“Surprised by Freud”
by John Beversluis
Christianity and Literature, Winter 1992
A review of A. N. Wilson’s Lewis biography
First, the Anscombe debate was by no means Lewis’s first exposure to a professional philosopher: he lived among them all his adult life, read the Greats, and even taught philosophy.
Second, it is simply untrue that the post-Anscombe Lewis abandoned Christian apologetics. In 1960 he published a second edition of Miracles in which he revised the argument of his third chapter and thereby replied to Anscombe.
Third, most printed discussions of the debate, mine included (65-73), fail to mention that Anscombe herself complimented Lewis’s revised version on the grounds that it is deeper and far more serious than the original version (see Anscombe ix-x).

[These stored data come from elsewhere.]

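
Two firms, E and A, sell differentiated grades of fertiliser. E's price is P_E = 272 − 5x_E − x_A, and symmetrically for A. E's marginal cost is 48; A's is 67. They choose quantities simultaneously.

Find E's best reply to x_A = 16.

20.8

Firm E's profit: π = x_E(272 − 5x_E − x_A) − 48x_E.
∂π/∂x_E = 224 − 10x_E − x_A = 0 ⇒ x_E = 22.4 − 0.1x_A.
At x_A = 16: x_E = 22.4 − 0.1·16 = 20.8.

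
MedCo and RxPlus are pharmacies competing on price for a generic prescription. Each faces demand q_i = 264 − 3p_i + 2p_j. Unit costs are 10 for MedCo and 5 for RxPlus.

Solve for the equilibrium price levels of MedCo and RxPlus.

MedCo's profit: π = (p_{MedCo} − 10)(264 − 3p_{MedCo} + 2p_{RxPlus}).
∂π/∂p_{MedCo} = 294 − 6p_{MedCo} + 2p_{RxPlus} = 0 ⇒ p_{MedCo} = 49 + (1/3)p_{RxPlus}.
Similarly p_{RxPlus} = 46.5 + (1/3)p_{MedCo}.
Solving the two reaction functions simultaneously: (1 − (1/3)(1/3))p_{MedCo} = 49 + (1/3)·46.5, so (8/9)p_{MedCo} = 64.5 and p_{MedCo} = 72.5625.
Then p_{RxPlus} = 46.5 + (1/3)·72.5625 = 70.6875.

72.5625, 70.6875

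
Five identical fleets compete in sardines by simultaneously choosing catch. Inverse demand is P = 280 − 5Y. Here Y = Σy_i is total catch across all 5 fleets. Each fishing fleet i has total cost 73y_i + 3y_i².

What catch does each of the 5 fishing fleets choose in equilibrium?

5.75

A representative fishing fleet's profit is π_i = y_i(280 − 5Y) − 73y_i − 3y_i², with Y = y_i + Σ_{j≠i} y_j.
First-order condition: 207 − 16y_i − 5Σ_{j≠i} y_j = 0.
In a symmetric equilibrium every fishing fleet chooses the same y, so Σ_{j≠i} y_j = 4y. The condition becomes 207 − 36y = 0, giving y = 207/36 = 5.75.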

Finally the myth that Lewis abandoned Christian apologetics overlooks several important post-Anscombe articles, among them “Is Theism Important?” (1952) — a discussion of Christianity and theism which touches on philosophical proofs for God’s existence and their relevance to the religious life — and “On Obstinacy of Belief” (1955) in which he defends the rationality of believing in God in the face of apparently contrary evidence (the issue in philosophical theology during the late 1950s and early 1960s). It is rhetorically effective to announce that the post-Anscombe Lewis wrote no further books on Christian apologetics, but it is pure fiction. Even if it were true, what would this Argument from Abandoned Subjects prove? He wrote no further books on Paradise Lost or courtly love either.